Should Women Vote? Important Affirmative Authority. - 2 COPIES.
Extremely Rare Pre-Civil War Pamphlet Advocating Woman Suffrage
Important Statements From Lydia Maria Child And Lucretia Mott, Frederic Douglass, Harriet Beecher Stowe, Harriet Taylor (John Stuart Mill's wife) and more
[Suffrage]. Should Women Vote? Important Affirmative Authority. Rochester, N.Y.: Wm. S. Falls, Book & Job Printer, [ca. 1857].
8vo; 4 pp.; pamphlet 5 7/16 x 8 ¼”; self-wrappers; ex-library with oval institutional stamp (Central Michigan University—Clarke Historical Library); withdrawl stamp; few pencil notations in margins; chipping at edges; lower corner of pp. 3-4 folded and has ¼” tear; light fingerprint-size smudge to text on pp. 1-2; else good and quite unusual thus—pre-Civil War publications on the question of woman suffrage are quite rare.
First Edition. Giants of the human rights and anti-slavery movements support woman suffrage in this rare offering. A pamphlet promoting the woman suffrage campaign, Should Women Vote? features quotes from American political and religious leaders, state government reports, and key figures in the suffrage and abolitionist movement including Anna E. Dickinson, Lydia Maria Child, Lucretia Mott, and Harriet Beecher Stowe. “Give the woman the ballot, and the colored man will not other way so quickly get his just rights,” says Frederick Douglass in one quote. In another quote excerpted from Mrs. John Stuart Mill’s The Enfranchisement Of Woman, Mill writes “That women have as good a claim as men, in point of personal right to the suffrage, or to a place in the jury box, it would be difficult for any one to deny.”

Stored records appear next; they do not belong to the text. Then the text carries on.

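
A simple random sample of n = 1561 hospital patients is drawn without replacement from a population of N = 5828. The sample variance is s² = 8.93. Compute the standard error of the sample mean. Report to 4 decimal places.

Under SRS without replacement, Var(ȳ) = (1 − f)·s²/n with f = n/N = 1561/5828 = 0.26784489.
Var(ȳ) = (1 − 0.26784489)·8.93/1561 = 0.73215511·0.0057206919 = 0.0041884338.
SE(ȳ) = √(0.0041884338) = 0.0647.

0.0647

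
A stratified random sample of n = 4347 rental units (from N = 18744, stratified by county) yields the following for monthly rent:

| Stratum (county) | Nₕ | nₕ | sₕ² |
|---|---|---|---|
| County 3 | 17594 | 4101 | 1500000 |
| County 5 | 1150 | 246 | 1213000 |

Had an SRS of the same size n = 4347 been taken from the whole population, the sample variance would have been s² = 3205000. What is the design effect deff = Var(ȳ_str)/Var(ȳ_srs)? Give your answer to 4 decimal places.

Var(ȳ_str) = Σ Wₕ²(1−fₕ)sₕ²/nₕ with Wₕ = Nₕ/18744:
  County 3: (17594/18744)²·(1−4101/17594)·1500000/4101 = 247.14399
  County 5: (1150/18744)²·(1−246/1150)·1213000/246 = 14.590407
  → Var(ȳ_str) = 261.7344.
Var(ȳ_srs) = (1 − 4347/18744)·3205000/4347 = 566.30204.
deff = 261.7344 / 566.30204 = 0.4622.

0.4622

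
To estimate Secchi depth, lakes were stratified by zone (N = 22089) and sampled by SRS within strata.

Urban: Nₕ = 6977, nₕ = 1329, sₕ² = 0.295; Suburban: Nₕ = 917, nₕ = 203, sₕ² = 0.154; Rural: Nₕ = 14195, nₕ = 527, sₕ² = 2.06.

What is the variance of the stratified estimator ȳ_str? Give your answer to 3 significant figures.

Var(ȳ_str) = Σₕ Wₕ²(1 − fₕ)sₕ²/nₕ with Wₕ = Nₕ/N, N = 22089.
Urban: Wₕ = 0.31585857; term = 0.31585857²·(1 − 0.19048302)·0.295/1329 = 1.792703 × 10^-5.
Suburban: Wₕ = 0.04151388; term = 0.04151388²·(1 − 0.22137405)·0.154/203 = 1.017982 × 10^-6.
Rural: Wₕ = 0.64262755; term = 0.64262755²·(1 − 0.03712575)·2.06/527 = 0.0015543358.
Sum = 0.0015732808.

0.00157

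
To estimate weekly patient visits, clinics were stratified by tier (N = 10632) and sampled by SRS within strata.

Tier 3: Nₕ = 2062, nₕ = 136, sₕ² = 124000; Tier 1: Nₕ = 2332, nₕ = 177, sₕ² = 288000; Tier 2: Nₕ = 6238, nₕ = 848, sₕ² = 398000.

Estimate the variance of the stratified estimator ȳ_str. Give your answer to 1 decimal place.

244.0

Var(ȳ_str) = Σₕ Wₕ²(1 − fₕ)sₕ²/nₕ with Wₕ = Nₕ/N, N = 10632.
Tier 3: Wₕ = 0.19394281; term = 0.19394281²·(1 − 0.06595538)·124000/136 = 32.033013.
Tier 1: Wₕ = 0.21933785; term = 0.21933785²·(1 − 0.07590051)·288000/177 = 72.337768.
Tier 2: Wₕ = 0.58671934; term = 0.58671934²·(1 − 0.13594101)·398000/848 = 139.60193.
Sum = 243.97271.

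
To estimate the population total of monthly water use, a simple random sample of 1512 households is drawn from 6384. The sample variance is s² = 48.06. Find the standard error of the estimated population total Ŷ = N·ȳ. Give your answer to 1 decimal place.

Var(Ŷ) = N²·Var(ȳ) = N²·(1 − n/N)·s²/n.
f = 1512/6384 = 0.23684211; Var(ȳ) = 0.76315789·48.06/1512 = 0.024257519.
Var(Ŷ) = 6384² · 0.024257519 = 988626.25.
SE(Ŷ) = √(988626.25) = 994.3.

994.3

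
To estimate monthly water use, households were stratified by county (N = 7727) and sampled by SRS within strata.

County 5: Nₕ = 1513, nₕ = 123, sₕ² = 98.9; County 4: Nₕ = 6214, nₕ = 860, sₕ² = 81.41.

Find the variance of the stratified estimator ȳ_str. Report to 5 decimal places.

Var(ȳ_str) = Σₕ Wₕ²(1 − fₕ)sₕ²/nₕ with Wₕ = Nₕ/N, N = 7727.
County 5: Wₕ = 0.19580691; term = 0.19580691²·(1 − 0.08129544)·98.9/123 = 0.028321946.
County 4: Wₕ = 0.80419309; term = 0.80419309²·(1 − 0.13839717)·81.41/860 = 0.052748133.
Sum = 0.081070079.

0.08107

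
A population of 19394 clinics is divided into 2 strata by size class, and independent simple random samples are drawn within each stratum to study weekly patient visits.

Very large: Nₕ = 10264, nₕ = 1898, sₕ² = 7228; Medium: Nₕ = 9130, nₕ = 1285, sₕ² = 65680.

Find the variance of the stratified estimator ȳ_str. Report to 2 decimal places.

Var(ȳ_str) = Σₕ Wₕ²(1 − fₕ)sₕ²/nₕ with Wₕ = Nₕ/N, N = 19394.
Very large: Wₕ = 0.52923585; term = 0.52923585²·(1 − 0.18491816)·7228/1898 = 0.86940405.
Medium: Wₕ = 0.47076415; term = 0.47076415²·(1 − 0.14074480)·65680/1285 = 9.7332742.
Sum = 10.602678.

10.60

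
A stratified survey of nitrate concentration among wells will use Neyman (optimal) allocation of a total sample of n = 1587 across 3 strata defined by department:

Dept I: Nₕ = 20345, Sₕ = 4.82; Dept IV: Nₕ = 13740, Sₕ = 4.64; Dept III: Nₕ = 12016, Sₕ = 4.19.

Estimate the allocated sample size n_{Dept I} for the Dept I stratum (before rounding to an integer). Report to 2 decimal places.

733.52

Neyman allocation: nₕ = n·NₕSₕ / Σⱼ NⱼSⱼ.
Σ NⱼSⱼ = 20345·4.82 + 13740·4.64 + 12016·4.19 = 212163.54.
n_{Dept I} = 1587·20345·4.82 / 212163.54 = 733.52.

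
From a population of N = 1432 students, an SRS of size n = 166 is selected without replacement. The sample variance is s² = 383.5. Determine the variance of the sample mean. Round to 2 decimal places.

Under SRS without replacement, Var(ȳ) = (1 − f)·s²/n with f = n/N = 166/1432 = 0.11592179.
Var(ȳ) = (1 − 0.11592179)·383.5/166 = 0.88407821·2.310241 = 2.0424337.

2.04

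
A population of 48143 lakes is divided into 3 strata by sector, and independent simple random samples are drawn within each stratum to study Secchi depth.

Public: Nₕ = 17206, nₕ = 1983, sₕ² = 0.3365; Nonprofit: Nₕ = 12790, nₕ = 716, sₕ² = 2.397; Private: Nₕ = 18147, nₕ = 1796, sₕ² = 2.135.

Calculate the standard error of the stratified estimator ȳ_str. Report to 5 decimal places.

0.01986

Var(ȳ_str) = Σₕ Wₕ²(1 − fₕ)sₕ²/nₕ with Wₕ = Nₕ/N, N = 48143.
Public: Wₕ = 0.35739360; term = 0.35739360²·(1 − 0.11525049)·0.3365/1983 = 1.9176804 × 10^-5.
Nonprofit: Wₕ = 0.26566687; term = 0.26566687²·(1 − 0.05598124)·2.397/716 = 2.2305421 × 10^-4.
Private: Wₕ = 0.37693953; term = 0.37693953²·(1 − 0.09896953)·2.135/1796 = 1.521859 × 10^-4.
Sum = 3.9441691 × 10^-4.
SE = √(3.9441691 × 10^-4) = 0.01986.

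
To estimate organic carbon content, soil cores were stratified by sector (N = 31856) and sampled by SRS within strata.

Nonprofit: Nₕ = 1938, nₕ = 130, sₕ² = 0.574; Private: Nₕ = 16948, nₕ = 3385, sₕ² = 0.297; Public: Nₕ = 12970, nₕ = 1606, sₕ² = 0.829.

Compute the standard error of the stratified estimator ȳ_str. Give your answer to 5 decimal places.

0.01049

Var(ȳ_str) = Σₕ Wₕ²(1 − fₕ)sₕ²/nₕ with Wₕ = Nₕ/N, N = 31856.
Nonprofit: Wₕ = 0.06083626; term = 0.06083626²·(1 − 0.06707946)·0.574/130 = 1.524538 × 10^-5.
Private: Wₕ = 0.53201909; term = 0.53201909²·(1 − 0.19972858)·0.297/3385 = 1.9874193 × 10^-5.
Public: Wₕ = 0.40714465; term = 0.40714465²·(1 − 0.12382421)·0.829/1606 = 7.497176 × 10^-5.
Sum = 1.1009133 × 10^-4.
SE = √(1.1009133 × 10^-4) = 0.01049.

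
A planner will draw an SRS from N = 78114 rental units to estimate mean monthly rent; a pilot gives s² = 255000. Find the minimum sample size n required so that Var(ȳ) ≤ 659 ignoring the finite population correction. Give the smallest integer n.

Without fpc, n₀ = s²/D = 255000/659 = 386.9499.
Rounding up, n = 387.

387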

This pamphlet was written and distributed in the decade following the approval of the resolution calling for woman suffrage at the 1848 Seneca Falls Convention, the beginning of the women’s suffrage movement in the United States. Plus, it was published in upstate New York, the center of the campaign for suffrage and the women’s rights movement in 19th century America. Not in Sabin, Eberstadt, Decker. Kritchmar, 544.